Vaught works to create diverse learning opportunities
With his background in adult education, Vaught really understands the diversity of learning styles that exist in any classroom and works to create diverse learning opportunities, Ryan said.
This understanding also helps him tailor his messages to help make information clear to diverse audiences. “Like most good teachers, David sets the bar high for students. But, his strong connections with them make it possible for him to provide individual attention to help students meet his expectations,” Ryan continued.
Vaught grew up in Columbia and earned his PhD from MU. As a hobby, has been flying model aircraft for about 40 years and has followed the evolution of the sport. As a kid, he would read the model magazines of the day and build, fly and rebuild the balsa wood and silk models with rubber bands for propulsion.
As the technology matured, he migrated to plastic gas-powered models on control lines.

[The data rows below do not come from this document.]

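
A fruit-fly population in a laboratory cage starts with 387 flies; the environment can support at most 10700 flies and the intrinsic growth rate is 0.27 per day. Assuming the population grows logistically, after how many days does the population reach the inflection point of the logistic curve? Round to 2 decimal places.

12.16 days

Logistic growth is fastest at N = K/2 = 5350.
A = (K − N₀)/N₀ = 26.649. Set K/(1 + A·e^(−rt)) = K/2 → A·e^(−rt) = 1.
e^(−0.27t) = 1/26.649 = 0.0375255, so t = ln(26.649)/0.27 = 3.2827/0.27 = 12.158.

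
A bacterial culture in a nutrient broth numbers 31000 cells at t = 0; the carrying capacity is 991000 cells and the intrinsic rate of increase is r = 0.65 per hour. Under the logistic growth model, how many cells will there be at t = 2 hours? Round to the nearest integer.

104982 cells

A = (K − N₀)/N₀ = (991000 − 31000)/31000 = 30.968.
N(t) = K/(1 + A·e^(−rt)) = 991000/(1 + 30.968×e^(−0.65×2)).
e^(−1.3) = 0.27253; denominator = 1 + 30.968×0.27253 = 9.4397.
N = 991000/9.4397 = 104982.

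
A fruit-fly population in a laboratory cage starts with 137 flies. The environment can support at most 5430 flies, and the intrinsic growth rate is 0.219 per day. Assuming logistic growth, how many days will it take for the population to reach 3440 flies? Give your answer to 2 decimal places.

A = (K − N₀)/N₀ = (5430 − 137)/137 = 38.635.
Solve 5430/(1 + 38.635·e^(−0.219t)) = 3440: 1 + 38.635·e^(−0.219t) = 1.5785, so e^(−0.219t) = 0.0149732.
−0.219·t = ln(0.0149732) = -4.2015, so t = 4.2015/0.219 = 19.185.

19.18 days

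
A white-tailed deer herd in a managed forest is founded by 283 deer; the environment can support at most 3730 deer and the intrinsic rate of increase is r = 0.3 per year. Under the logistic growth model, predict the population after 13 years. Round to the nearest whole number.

A = (K − N₀)/N₀ = (3730 − 283)/283 = 12.18.
N(t) = K/(1 + A·e^(−rt)) = 3730/(1 + 12.18×e^(−0.3×13)).
e^(−3.9) = 0.020242; denominator = 1 + 12.18×0.020242 = 1.2466.
N = 3730/1.2466 = 2992.26.

2992 deer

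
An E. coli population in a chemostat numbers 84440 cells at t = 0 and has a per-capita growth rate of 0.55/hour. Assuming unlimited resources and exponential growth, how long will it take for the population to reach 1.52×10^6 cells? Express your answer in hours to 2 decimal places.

5.26 hours

Set N₀·e^(rt) = 1.52×10^6: e^(0.55·t) = 1.52×10^6/84440 = 18.001.
0.55·t = ln(18.001) = 2.8904, so t = 2.8904/0.55 = 5.2553.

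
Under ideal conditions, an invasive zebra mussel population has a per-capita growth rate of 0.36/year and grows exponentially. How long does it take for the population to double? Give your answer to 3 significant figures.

Doubling time t_d = ln(2)/r = 0.6931/0.36 = 1.9254.

1.93 years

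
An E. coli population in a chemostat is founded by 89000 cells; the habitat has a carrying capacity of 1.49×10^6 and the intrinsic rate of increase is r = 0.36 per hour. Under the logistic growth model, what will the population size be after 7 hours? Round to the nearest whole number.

657384 cells

A = (K − N₀)/N₀ = (1.49×10^6 − 89000)/89000 = 15.742.
N(t) = K/(1 + A·e^(−rt)) = 1.49×10^6/(1 + 15.742×e^(−0.36×7)).
e^(−2.52) = 0.08046; denominator = 1 + 15.742×0.08046 = 2.2666.
N = 1.49×10^6/2.2666 = 657384.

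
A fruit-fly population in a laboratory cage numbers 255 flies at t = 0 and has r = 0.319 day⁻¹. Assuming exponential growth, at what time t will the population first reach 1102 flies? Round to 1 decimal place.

4.6 days

Set N₀·e^(rt) = 1102: e^(0.319·t) = 1102/255 = 4.3216.
0.319·t = ln(4.3216) = 1.4636, so t = 1.4636/0.319 = 4.5881.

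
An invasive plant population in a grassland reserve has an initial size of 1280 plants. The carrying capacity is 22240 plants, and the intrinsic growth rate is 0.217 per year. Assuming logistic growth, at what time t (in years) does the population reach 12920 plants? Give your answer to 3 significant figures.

14.4 years

A = (K − N₀)/N₀ = (22240 − 1280)/1280 = 16.375.
Solve 22240/(1 + 16.375·e^(−0.217t)) = 12920: 1 + 16.375·e^(−0.217t) = 1.7214, so e^(−0.217t) = 0.0440527.
−0.217·t = ln(0.0440527) = -3.1224, so t = 3.1224/0.217 = 14.389.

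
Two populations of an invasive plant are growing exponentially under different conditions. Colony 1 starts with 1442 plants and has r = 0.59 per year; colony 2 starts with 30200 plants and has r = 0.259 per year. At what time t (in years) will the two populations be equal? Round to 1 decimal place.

9.2 years

Set 1442·e^(0.59t) = 30200·e^(0.259t).
e^((0.59 − 0.259)t) = 30200/1442 → e^(0.331·t) = 20.943.
0.331·t = ln(20.943) = 3.0418, so t = 3.0418/0.331 = 9.1898.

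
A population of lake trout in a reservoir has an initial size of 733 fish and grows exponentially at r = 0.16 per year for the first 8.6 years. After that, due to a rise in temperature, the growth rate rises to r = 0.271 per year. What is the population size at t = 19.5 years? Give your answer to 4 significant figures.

Phase 1: N(8.6) = 733·e^(0.16×8.6) = 733·e^1.376 = 2901.97.
Phase 2 runs for 19.5 − 8.6 = 10.9 years at r = 0.271.
N(19.5) = 2901.97·e^(0.271×10.9) = 2901.97·e^2.954 = 55661.6.

55660 fish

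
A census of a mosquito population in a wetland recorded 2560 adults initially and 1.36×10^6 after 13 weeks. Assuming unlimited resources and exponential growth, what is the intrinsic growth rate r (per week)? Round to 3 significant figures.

From N(t) = N₀·e^(rt): e^(r·13) = 1.36×10^6/2560 = 531.25.
r·13 = ln(531.25) = 6.2752, so r = 6.2752/13 = 0.48271.

0.483 per week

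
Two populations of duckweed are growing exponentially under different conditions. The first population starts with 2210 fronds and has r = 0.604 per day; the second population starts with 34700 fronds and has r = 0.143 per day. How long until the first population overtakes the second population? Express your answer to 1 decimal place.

6.0 days

Set 2210·e^(0.604t) = 34700·e^(0.143t).
e^((0.604 − 0.143)t) = 34700/2210 → e^(0.461·t) = 15.701.
0.461·t = ln(15.701) = 2.7537, so t = 2.7537/0.461 = 5.9734.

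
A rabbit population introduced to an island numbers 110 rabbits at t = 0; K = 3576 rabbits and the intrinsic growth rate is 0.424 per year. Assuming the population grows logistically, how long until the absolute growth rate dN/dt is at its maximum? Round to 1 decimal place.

8.1 years

Logistic growth is fastest at N = K/2 = 1788.
A = (K − N₀)/N₀ = 31.509. Set K/(1 + A·e^(−rt)) = K/2 → A·e^(−rt) = 1.
e^(−0.424t) = 1/31.509 = 0.0317369, so t = ln(31.509)/0.424 = 3.4503/0.424 = 8.1374.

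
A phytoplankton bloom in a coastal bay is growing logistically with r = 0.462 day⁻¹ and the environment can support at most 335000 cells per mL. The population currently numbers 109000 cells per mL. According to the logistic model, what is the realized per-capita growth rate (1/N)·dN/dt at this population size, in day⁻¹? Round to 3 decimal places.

0.312 per day

(1/N)·dN/dt = r(1 − N/K) = 0.462 × (1 − 109000/335000).
= 0.462 × 0.67463 = 0.31168.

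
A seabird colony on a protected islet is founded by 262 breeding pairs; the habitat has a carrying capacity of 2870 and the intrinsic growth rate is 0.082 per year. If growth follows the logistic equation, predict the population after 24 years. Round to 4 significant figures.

1200 breeding pairs

A = (K − N₀)/N₀ = (2870 − 262)/262 = 9.9542.
N(t) = K/(1 + A·e^(−rt)) = 2870/(1 + 9.9542×e^(−0.082×24)).
e^(−1.968) = 0.13974; denominator = 1 + 9.9542×0.13974 = 2.391.
N = 2870/2.391 = 1200.35.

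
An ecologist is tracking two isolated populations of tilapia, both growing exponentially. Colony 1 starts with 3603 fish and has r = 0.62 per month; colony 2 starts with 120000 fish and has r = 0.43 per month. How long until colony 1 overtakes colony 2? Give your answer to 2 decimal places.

Set 3603·e^(0.62t) = 120000·e^(0.43t).
e^((0.62 − 0.43)t) = 120000/3603 → e^(0.19·t) = 33.306.
0.19·t = ln(33.306) = 3.5057, so t = 3.5057/0.19 = 18.451.

18.45 months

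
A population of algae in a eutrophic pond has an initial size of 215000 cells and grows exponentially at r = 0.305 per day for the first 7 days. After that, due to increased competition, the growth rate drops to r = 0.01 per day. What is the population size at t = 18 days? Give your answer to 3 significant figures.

Phase 1: N(7) = 215000·e^(0.305×7) = 215000·e^2.135 = 1.818265×10^6.
Phase 2 runs for 18 − 7 = 11 days at r = 0.01.
N(18) = 1.818265×10^6·e^(0.01×11) = 1.818265×10^6·e^0.11 = 2.029689×10^6.

2030000 cells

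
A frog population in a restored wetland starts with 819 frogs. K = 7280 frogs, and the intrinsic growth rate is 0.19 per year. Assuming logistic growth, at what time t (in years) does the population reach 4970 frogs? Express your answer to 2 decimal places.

14.90 years

A = (K − N₀)/N₀ = (7280 − 819)/819 = 7.8889.
Solve 7280/(1 + 7.8889·e^(−0.19t)) = 4970: 1 + 7.8889·e^(−0.19t) = 1.4648, so e^(−0.19t) = 0.0589169.
−0.19·t = ln(0.0589169) = -2.8316, so t = 2.8316/0.19 = 14.903.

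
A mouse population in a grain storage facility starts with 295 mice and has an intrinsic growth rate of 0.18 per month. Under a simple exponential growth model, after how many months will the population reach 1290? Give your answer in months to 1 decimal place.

8.2 months

Set N₀·e^(rt) = 1290: e^(0.18·t) = 1290/295 = 4.3729.
0.18·t = ln(4.3729) = 1.4754, so t = 1.4754/0.18 = 8.1968.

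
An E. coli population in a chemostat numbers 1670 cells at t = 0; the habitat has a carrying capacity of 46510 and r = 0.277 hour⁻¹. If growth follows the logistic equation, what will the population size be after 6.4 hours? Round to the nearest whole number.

8364 cells

A = (K − N₀)/N₀ = (46510 − 1670)/1670 = 26.85.
N(t) = K/(1 + A·e^(−rt)) = 46510/(1 + 26.85×e^(−0.277×6.4)).
e^(−1.773) = 0.16986; denominator = 1 + 26.85×0.16986 = 5.5607.
N = 46510/5.5607 = 8364.05.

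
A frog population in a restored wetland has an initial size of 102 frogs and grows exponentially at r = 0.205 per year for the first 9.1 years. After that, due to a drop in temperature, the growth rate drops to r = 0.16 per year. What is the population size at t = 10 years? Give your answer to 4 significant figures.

Phase 1: N(9.1) = 102·e^(0.205×9.1) = 102·e^1.865 = 658.835.
Phase 2 runs for 10 − 9.1 = 0.9 years at r = 0.16.
N(10) = 658.835·e^(0.16×0.9) = 658.835·e^0.144 = 760.878.

760.9 frogs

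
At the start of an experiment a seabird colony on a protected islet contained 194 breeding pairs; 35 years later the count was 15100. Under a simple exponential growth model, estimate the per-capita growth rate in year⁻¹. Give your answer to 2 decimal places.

0.12 per year

From N(t) = N₀·e^(rt): e^(r·35) = 15100/194 = 77.835.
r·35 = ln(77.835) = 4.3546, so r = 4.3546/35 = 0.12442.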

When he was exposed to radio control in the seventies, he traded control lines for a hand-held radio transmitter.
After hours, he evaluates radio-controlled airplanes for Model Airplane News magazine, Backyard Flyer magazine and the RCGroupsonline forum. Model Airplane News is the largest and oldest of the genre with worldwide distribution.
Read more about Vaught and his model airplanes
Golden Apple Award recognizes CAFNR faculty
The Golden Apple Award is designed to recognize faculty in the College who excel and go “above and beyond” in teaching and/or advising.
To be eligible for the CAFNR Golden Apple award, faculty members must demonstrate clarity, variability and enthusiasm. They need to be accessible to students, helpful, personable and act as a mentor that students can turn to for advice and direction.
Nominees should be well-prepared for classes and encourage creative work. They should demonstrate how they provide opportunities for learning, teaching to clearly established objectives and expectations.
Just don’t go throwing it to make it fly. It’s way too heavy for that.